May 08, 2012, 3:16 PM — It sounds like a privacy hole big enough for a truckload of your personal information to be leaked to the world, but experts say a recently disclosed Windows 8 privacy issue is really a non-issue.
Microsoft's Windows 8, which connects its users with networks including Facebook, Flickr, Twitter, LinkedIn, Hotmail, Gmail, Exchange leaves a "lingering cache of automatically collected contacts [that] are stored unencrypted on a Windows 8 client," InfoWorld's Woody Leonhard reports this week.
"[Windows 8] doesn't build its Contacts list dynamically," Leonhard reports. "Instead, it keeps a cache of contacts from all of those sources stored on the machine. The cache persists even when the user logs off or the machine is turned off."
"That means anyone who can sign on to your PC with an administrator account can see all of your contacts and all of their data -- names, email addresses, pictures, telephone numbers, addresses," he writes.
Leonhard said he found out about this from a white paper by George Washington University grad student Amanda C.F. Thomson, at a blog called PropellerHeadForensics. He said while the contact information is "stored away in an appropriately obscure format, the text is in the clear and the pictures can be resurrected fairly easily. Nothing's encrypted."
Michael Cherry, lead analyst, operating systems at the analysis firm Directions on Microsoft, says he has no reason to doubt Thomson's findings. But, he says this is far from a meltdown in Microsoft's decade-long effort to improve its security and privacy.
First and most important, he says, is that this is a beta version of Windows 8 -- a release preview. While it is in wide use, "the point is that this is the kind of thing they are looking for."

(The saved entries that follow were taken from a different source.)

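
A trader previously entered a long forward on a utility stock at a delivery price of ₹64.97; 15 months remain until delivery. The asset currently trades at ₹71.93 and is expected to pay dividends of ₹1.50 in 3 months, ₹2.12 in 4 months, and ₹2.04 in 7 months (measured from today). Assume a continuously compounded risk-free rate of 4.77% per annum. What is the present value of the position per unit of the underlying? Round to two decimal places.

PV(remaining dividends) I = 1.50·e^(−0.0477·3/12) + 2.12·e^(−0.0477·4/12) + 2.04·e^(−0.0477·7/12) = 5.5528
Current forward F = (S − I)·e^(rT) = (71.93 − 5.5528)·e^(0.0477·15/12) = 66.3772 × 1.061438 = 70.4553
Value (long) = (F − K)·e^(−rT) = (70.4553 − 64.97) × 0.942118 = 5.1678
Value = ₹5.17

₹5.17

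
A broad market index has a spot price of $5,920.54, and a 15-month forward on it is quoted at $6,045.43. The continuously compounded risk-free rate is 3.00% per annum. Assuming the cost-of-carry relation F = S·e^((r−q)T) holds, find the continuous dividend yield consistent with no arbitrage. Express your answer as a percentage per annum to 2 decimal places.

1.33%

From F = S·e^((r−q)T): (r − q) = ln(F/S)/T
ln(6045.43/5920.54) = ln(1.021094) = 0.020875
(r − q) = 0.020875 / (15/12) = 0.016700
q = r − ln(F/S)/T = 0.0300 − 0.016700 = 0.013300
q = 1.33%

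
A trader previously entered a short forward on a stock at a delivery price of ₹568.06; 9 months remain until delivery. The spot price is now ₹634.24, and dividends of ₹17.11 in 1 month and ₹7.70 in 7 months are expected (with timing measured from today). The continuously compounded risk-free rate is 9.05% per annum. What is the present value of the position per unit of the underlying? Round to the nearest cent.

-₹79.17

PV(remaining dividends) I = 17.11·e^(−0.0905·1/12) + 7.70·e^(−0.0905·7/12) = 24.2855
Current forward F = (S − I)·e^(rT) = (634.24 − 24.2855)·e^(0.0905·9/12) = 609.9545 × 1.070232 = 652.7928
Value (long) = (F − K)·e^(−rT) = (652.7928 − 568.06) × 0.934377 = 79.1724
Short position value = −(long value) = -₹79.17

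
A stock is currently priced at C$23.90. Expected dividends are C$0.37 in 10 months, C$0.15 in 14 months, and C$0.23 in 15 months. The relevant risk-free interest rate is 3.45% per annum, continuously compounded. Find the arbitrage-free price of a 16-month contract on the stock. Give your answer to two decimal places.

C$24.27

PV(dividends) I = 0.37·e^(−0.0345·10/12) + 0.15·e^(−0.0345·14/12) + 0.23·e^(−0.0345·15/12)
I = 0.3595 + 0.1441 + 0.2203 = 0.7239
F = (S − I)·e^(rT) = (23.90 − 0.7239) · e^(0.0345·16/12)
= 23.1761 · e^0.046000 = 23.1761 × 1.047074 = C$24.27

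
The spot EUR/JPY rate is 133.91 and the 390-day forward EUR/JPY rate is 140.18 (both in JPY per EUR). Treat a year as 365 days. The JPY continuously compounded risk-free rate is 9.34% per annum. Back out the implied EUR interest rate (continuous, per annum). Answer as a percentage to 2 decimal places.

5.06%

F = S·e^((r_JPY − r_EUR)T) ⇒ r_EUR = r_JPY − ln(F/S)/T
ln(140.18/133.91) = 0.045759; /(390/365) = 0.042826
r_EUR = 0.0934 − 0.042826 = 0.050574
r_EUR = 5.06%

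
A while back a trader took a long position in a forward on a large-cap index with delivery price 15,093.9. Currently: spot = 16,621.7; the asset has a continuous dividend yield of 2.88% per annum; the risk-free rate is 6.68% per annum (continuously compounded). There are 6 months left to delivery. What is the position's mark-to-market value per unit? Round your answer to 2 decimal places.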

"My sense is that Microsoft will take some steps to remedy any issues, but in the area of privacy, the remedy may simply be to tell people that their information is shared among the services," he told CSO Online.
Cherry says it is not just Microsoft, but all Internet services -- from e-mail services to social networking sites -- that are "standing on the dividing line of what people want -- communicating with people about who they are, but at the same time wanting to be aware when they do it."